The problem originally was about finding a classification (up to isomorphism) about the groups $G_{A,B}$ where $A=P^{-1} \tilde{A} P$ and $B=P^{-1} \tilde{B} P$ are integer matrices and $P\in \mathsf{GL}_4(\mathbb{R})$ and $$\tilde{A}=\begin{pmatrix} 1&0&0&0\\ 0&1&0&0 \\ 0&0&-1&0\\ 0&0&0&-1 \end{pmatrix}, \quad \tilde{B}=\begin{pmatrix} 0&-1&0&0\\1&0&0&0\\0&0&0&-1\\0&0&1&0\end{pmatrix}.$$
I was dealing with the case $A$ as in the question. Then, as $\tilde{B}$ commutes with $\tilde{A}$, $B$ must commute with $A$ so we can write (also using that $B$ will be of the form $B=\begin{pmatrix} S&*\\0&T\end{pmatrix}$ with $S^4=T^4=I$) $B=\begin{pmatrix} a& -\frac{1+a^2}{b}&0&-\frac{1+a^2}{2b}\\ b&-a & -\frac{d}{2}& \frac{c-a}{2} \\ 0&0&c&-\frac{1+c^2}{d}\\0&0&d&-c\end{pmatrix}$ (I cleared the equations somewhat different as in the question).

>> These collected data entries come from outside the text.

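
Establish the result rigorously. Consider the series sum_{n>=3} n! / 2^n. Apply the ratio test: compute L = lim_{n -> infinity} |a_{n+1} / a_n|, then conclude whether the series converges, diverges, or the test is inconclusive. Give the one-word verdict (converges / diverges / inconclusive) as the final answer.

Let a_n denote the general term. Form the ratio a_{n+1}/a_n and simplify:
a_{n+1}/a_n = n/2 + 1/2
Take the limit as n -> infinity: L = infinity.
Since L = infinity > 1 (or L = infinity), the ratio test implies the series diverges.

diverges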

Now all that I've to do is find $C\in\mathsf{GL}_4(\mathbb{Z})$ such that $AC=CA$ and $B(a,b,c,d)C=C B(1,1,1,2)$.
First, as $AC=CA$, $C$ must be of the form $C=\begin{pmatrix} p_1&p_3&0&\frac{p_3}{2}\\ p_2&p_4& -\frac{p_8}{2}& \frac{p_4-p_{12}}{2}\\ 0&0&p_7&p_{11}\\ 0&0&p_8&p_{12}\end{pmatrix}$. As $\begin{pmatrix} p_1&p_3\\ p_2&p_4 \end{pmatrix}$ must conjugate $\begin{pmatrix} a& -\frac{1+a^2}{b}\\b&-a\end{pmatrix}$ to $\begin{pmatrix} 1&-2\\1&-1\end{pmatrix}$ we can put $p_3, p_4$ in terms of $p_1$ and $p_2$ (Note that $p_1, p_2, p_3, p_4$ exists because the two matrices are indeed conjugate) and the same for the matrix below. The condition of the determinant being equal to 1 ensures that $p_3, p_8$ and $p_4-p_{12}$ are even and it is straightforward to check that $C$ works so we're done.